В.Б. Я считаю, что любой настоящий русский писатель, если не великий, то талантливый, просто одаренный, вне политической жизни жить не может, состояться не может. Для меня, кстати, крушение постмодернизма нашего отечественного, такое быстрое, стремительное, связано с тем, что, может быть, эта забава для сытого ума годится для каких-то небольших буржуазных сытых и скучных стран, где ищут хоть каких-то развлечений, но в России с её трагедийностью и величественностью замыслов, глобальностью крушений, с неизбежностью любой постмодернист, любой концептуалист, обладающий талантом, придет и к политике, и к социальности. Вспомним, как Маяковский от эпатажных стихов типа: «Люблю смотреть, как умирают дети», пришел с неизбежностью к стихам о революции, о бунте, о советском паспорте, став великим державником. Не повторил ли Эдуард Лимонов путь Маяковского? Наши «форматные патриоты», меня, да и тебя тоже, обвиняют, что кроме нашего направления патриотического в литературе мы захватываем и другие плацдармы. Это наш литературный стихийный империализм сказывается. Стараемся забираться в какие-то там дебри и либеральные, и абстрактные, и авангардные, и концептуальные внутри отечественной и мировой литературы. Да потому что путь Маяковского от эпатажности и элитарности к народности и державности неизбежен для любого крупного таланта. Я вижу, что самые утонченные постмодернисты как, скажем, Анатолий Королев в последнем романе «Быть Босхом», становятся социальными писателями. Пробуют выбраться на этот путь даже Пелевин и Сорокин. Может быть, ради читателя, ради спроса на рынке, может быть, это не их внутренний зов, я не могу за них сказать, но они становятся социальными художниками.

И я уверен, роль литературы в нашем обществе с неизбежностью будет возрастать, и государственный художник, государственный писатель, как он был во времена Державина, как он был во времена Пушкина, как он был во времена Маяковского и Шолохова, появится в нашей новой России. Он, может быть, будет в оппозиции к власти, как в советское время Александр Солженицын, как сегодня Александр Проханов, он может быть сторонник власти, но он будет жить интересами своего государства, своей нации.

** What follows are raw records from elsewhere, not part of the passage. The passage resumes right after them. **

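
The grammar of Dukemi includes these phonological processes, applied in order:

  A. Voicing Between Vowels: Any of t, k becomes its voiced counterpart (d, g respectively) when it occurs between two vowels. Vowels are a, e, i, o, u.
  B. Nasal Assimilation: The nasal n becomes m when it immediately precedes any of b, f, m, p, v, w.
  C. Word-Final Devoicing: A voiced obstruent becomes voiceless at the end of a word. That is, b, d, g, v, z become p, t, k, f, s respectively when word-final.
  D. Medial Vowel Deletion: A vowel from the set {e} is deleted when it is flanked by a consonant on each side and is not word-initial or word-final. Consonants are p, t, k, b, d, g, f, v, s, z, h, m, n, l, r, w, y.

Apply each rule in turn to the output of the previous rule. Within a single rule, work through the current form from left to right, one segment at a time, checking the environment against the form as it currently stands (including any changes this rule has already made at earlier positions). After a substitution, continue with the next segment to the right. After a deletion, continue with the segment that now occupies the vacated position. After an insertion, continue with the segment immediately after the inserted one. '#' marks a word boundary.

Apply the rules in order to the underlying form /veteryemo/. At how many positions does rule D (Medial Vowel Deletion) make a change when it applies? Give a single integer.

A Voicing Between Vowels: [veteryemo] → [vederyemo]
B Nasal Assimilation: no change — [vederyemo]
C Word-Final Devoicing: no change — [vederyemo]
D Medial Vowel Deletion: [vederyemo] → [vdrymo]
Rule D changed 3 position(s).

3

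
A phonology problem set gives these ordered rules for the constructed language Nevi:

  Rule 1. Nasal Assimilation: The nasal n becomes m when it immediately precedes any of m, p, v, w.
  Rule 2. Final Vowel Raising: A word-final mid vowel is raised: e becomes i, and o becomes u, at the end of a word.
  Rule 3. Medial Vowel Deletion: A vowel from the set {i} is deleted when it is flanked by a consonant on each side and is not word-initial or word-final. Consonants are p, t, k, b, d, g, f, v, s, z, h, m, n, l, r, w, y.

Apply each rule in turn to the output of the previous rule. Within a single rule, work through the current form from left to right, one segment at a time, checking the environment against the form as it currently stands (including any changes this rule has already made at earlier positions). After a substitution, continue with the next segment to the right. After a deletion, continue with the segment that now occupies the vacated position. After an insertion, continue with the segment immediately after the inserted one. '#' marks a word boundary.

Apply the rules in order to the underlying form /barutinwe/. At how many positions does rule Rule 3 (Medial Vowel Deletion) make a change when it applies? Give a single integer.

1

Rule 1 Nasal Assimilation: [barutinwe] → [barutimwe]
Rule 2 Final Vowel Raising: [barutimwe] → [barutimwi]
Rule 3 Medial Vowel Deletion: [barutimwi] → [barutmwi]
Rule Rule 3 changed 1 position(s).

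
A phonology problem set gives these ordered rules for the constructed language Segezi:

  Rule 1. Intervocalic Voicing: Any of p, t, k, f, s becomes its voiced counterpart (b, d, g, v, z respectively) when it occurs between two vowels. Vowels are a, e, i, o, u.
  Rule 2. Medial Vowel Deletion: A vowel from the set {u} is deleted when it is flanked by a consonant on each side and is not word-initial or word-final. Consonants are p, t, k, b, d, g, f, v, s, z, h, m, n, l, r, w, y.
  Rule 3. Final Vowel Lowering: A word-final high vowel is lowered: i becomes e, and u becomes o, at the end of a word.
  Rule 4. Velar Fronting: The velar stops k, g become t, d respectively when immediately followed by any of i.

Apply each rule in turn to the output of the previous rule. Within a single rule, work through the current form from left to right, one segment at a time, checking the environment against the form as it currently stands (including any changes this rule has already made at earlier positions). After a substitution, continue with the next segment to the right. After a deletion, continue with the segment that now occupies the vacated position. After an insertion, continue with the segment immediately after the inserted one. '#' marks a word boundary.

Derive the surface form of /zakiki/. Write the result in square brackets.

Rule 1 Intervocalic Voicing: [zakiki] → [zagigi]
Rule 2 Medial Vowel Deletion: no change — [zagigi]
Rule 3 Final Vowel Lowering: [zagigi] → [zagige]
Rule 4 Velar Fronting: [zagige] → [zadige]

[zadige]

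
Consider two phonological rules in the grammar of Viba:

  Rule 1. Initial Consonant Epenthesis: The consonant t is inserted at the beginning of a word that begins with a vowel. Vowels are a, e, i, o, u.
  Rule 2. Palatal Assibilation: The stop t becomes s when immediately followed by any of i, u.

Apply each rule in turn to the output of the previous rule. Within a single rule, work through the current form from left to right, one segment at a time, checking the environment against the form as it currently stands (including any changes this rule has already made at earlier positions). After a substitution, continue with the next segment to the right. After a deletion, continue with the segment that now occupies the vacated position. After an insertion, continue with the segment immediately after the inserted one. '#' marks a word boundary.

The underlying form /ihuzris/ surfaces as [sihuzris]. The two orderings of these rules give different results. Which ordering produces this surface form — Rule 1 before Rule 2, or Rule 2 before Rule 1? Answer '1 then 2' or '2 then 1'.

Order 1 then 2:
  1 Initial Consonant Epenthesis: [ihuzris] → [tihuzris]
  2 Palatal Assibilation: [tihuzris] → [sihuzris]
  result: [sihuzris]
Order 2 then 1:
  2 Palatal Assibilation: no change — [ihuzris]
  1 Initial Consonant Epenthesis: [ihuzris] → [tihuzris]
  result: [tihuzris]

1 then 2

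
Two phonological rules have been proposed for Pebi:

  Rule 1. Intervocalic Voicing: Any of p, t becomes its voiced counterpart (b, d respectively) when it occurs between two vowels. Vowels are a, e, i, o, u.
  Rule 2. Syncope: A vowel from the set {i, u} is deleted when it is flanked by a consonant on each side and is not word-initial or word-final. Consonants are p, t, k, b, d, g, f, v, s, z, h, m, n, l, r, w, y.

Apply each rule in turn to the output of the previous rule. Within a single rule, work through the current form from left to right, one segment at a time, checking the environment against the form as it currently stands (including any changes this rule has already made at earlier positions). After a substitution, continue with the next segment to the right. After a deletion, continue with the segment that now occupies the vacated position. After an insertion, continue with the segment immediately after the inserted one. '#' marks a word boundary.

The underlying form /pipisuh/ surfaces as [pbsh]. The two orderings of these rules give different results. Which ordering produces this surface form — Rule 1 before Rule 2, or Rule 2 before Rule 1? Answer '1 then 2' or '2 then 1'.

Order 1 then 2:
  1 Intervocalic Voicing: [pipisuh] → [pibisuh]
  2 Syncope: [pibisuh] → [pbsh]
  result: [pbsh]
Order 2 then 1:
  2 Syncope: [pipisuh] → [ppsh]
  1 Intervocalic Voicing: no change — [ppsh]
  result: [ppsh]

1 then 2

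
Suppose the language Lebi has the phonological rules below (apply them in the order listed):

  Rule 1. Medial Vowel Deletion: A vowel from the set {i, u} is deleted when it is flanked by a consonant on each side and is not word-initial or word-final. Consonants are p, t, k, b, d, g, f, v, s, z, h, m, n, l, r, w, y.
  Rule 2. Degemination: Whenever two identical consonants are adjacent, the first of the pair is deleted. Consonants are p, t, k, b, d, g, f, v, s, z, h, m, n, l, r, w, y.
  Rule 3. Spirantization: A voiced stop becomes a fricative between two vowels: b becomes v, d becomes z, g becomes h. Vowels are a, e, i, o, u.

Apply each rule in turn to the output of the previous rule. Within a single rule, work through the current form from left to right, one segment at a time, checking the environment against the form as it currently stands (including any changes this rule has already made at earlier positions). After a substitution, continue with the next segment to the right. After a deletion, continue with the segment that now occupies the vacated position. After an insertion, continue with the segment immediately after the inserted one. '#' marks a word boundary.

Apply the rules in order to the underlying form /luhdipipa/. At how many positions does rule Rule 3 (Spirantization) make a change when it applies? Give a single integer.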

А. П. Сейчас расстояние между политикой и литературой очень большое. Власть действительно дистанцировалась от литературы, и литература прокремлевская и литература контркремлевская стремятся сократить эту дистанцию, чтобы достать её либо пылающими, любящими власть устами, либо своей рапирой, или кулаком, или кастетом. Она хочет дотянуться до власти. Но у нее не получается. Власть уходит от контакта с литературой. Литература, как мне кажется, не находя главного объекта своей любви или ненависти, опять начинает оборачиваться к жизни. Возвращаются времена какой-то аккумуляции литературного поля, которое было разрушено при перестройке, при ельцинизме. Ты чувствуешь, что эта рухнувшая, разбившаяся чаша литературы все же стремится склеиться?

В. Б. Я считаю, что это вечная неразбиваемая чаша, скорее иллюзией является мнимая её расколотость. Как в сказке, когда что-то волшебное разобьют на тысячу кусочков, или в фильмах ужаса, когда змею разрежут, или какого-то там ужастика по кусочкам и вдруг всё начинает вновь срастаться на экране. И вдруг появляется в новом виде всё то же единство литературы. С неизбежностью на книжных полках Маканин соседствует с Лимоновым, Распутин с Рейном, а Проханов с Женей Поповым.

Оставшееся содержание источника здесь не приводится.